Introduction

EigenLayer is a popular Ethereum protocol that allows for the restaking of Ether and liquid staking tokens (LSTs).

Restaking solves two problems. First, the practice allows AVSs to employ Ethereum’s robust, time-tested security network – in which validators earn yield as a reward for verifying network activity and maintaining the Ethereum blockchain – rather than developing their own security systems from scratch. This massively reduces deployment time for new applications and gives developers more flexibility, reducing reliance on the Ethereum Virtual Machine.

Second, restaking with EigenLayer provides significant benefits to stakers. After a stake is made on Ethereum, restaking allows EigenLayer users to earn additional yield and protocol-specific rewards from the decentralized applications that benefit from the pooled security. Initial stakes on Ethereum are untouched, and continue to perform their function.

EigenLayer Participants

EigenLayer involves three key parties: restakers, operators and AVSs.

Restakers

Restakers are users of EigenLayer. After making a traditional stake on Ethereum, users can generate an EigenLayer smart contract – an EigenPod – and begin restaking their locked assets.

Operators

Restaked tokens, which can derive from natively staked Ether or LSTs, are transferred to operators. EigenLayer operators contribute to the daily upkeep of the EigenLayer network by maintaining nodes and distributing resources.
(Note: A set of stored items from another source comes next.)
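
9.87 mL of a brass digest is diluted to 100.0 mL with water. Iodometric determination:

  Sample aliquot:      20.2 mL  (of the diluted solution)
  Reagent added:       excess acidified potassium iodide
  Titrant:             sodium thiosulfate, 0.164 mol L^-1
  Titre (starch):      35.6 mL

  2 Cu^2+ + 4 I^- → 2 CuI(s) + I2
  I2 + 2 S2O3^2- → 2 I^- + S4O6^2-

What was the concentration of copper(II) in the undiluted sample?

n(S2O3^2-) = 0.0356 × 0.164 = 5.84 × 10^-3 mol
n(I2) = n(S2O3^2-)/2 = 2.92 × 10^-3 mol
From the 2:1 ratio, n(Cu2+) in the aliquot = 2/1 × 2.92 × 10^-3 = 5.84 × 10^-3 mol
[Cu2+]_dilute = 5.84 × 10^-3 / 0.0202 = 0.289 mol/L
[Cu2+]_original = 0.289 × 100.0/9.87 = 2.93 mol/L

2.93 mol/L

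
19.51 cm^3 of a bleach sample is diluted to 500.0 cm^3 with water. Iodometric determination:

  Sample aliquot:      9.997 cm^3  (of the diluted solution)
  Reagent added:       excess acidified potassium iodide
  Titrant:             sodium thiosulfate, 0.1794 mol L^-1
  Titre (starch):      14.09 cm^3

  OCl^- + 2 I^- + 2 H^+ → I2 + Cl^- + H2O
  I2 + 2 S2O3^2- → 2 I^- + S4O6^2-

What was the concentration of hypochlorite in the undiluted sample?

n(S2O3^2-) = 0.01409 × 0.1794 = 2.528 × 10^-3 mol
n(I2) = n(S2O3^2-)/2 = 1.264 × 10^-3 mol
n(OCl^-) in the aliquot = 1.264 × 10^-3 mol (1:1 ratio)
[OCl^-]_dilute = 1.264 × 10^-3 / 0.009997 = 0.1264 mol/L
[OCl^-]_original = 0.1264 × 500.0/19.51 = 3.240 mol/L

3.240 mol/L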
If restakers want to bypass operators and perform validation activities themselves, they have the option to do so.

Actively Validated Services

Those resources are distributed to EigenLayer’s growing network of Actively Validated Services (AVSs) – decentralized applications built in environments other than the Ethereum Virtual Machine. Because AVSs are created outside of the dedicated Ethereum development platform, additional steps are required to bridge AVS and Ethereum functions.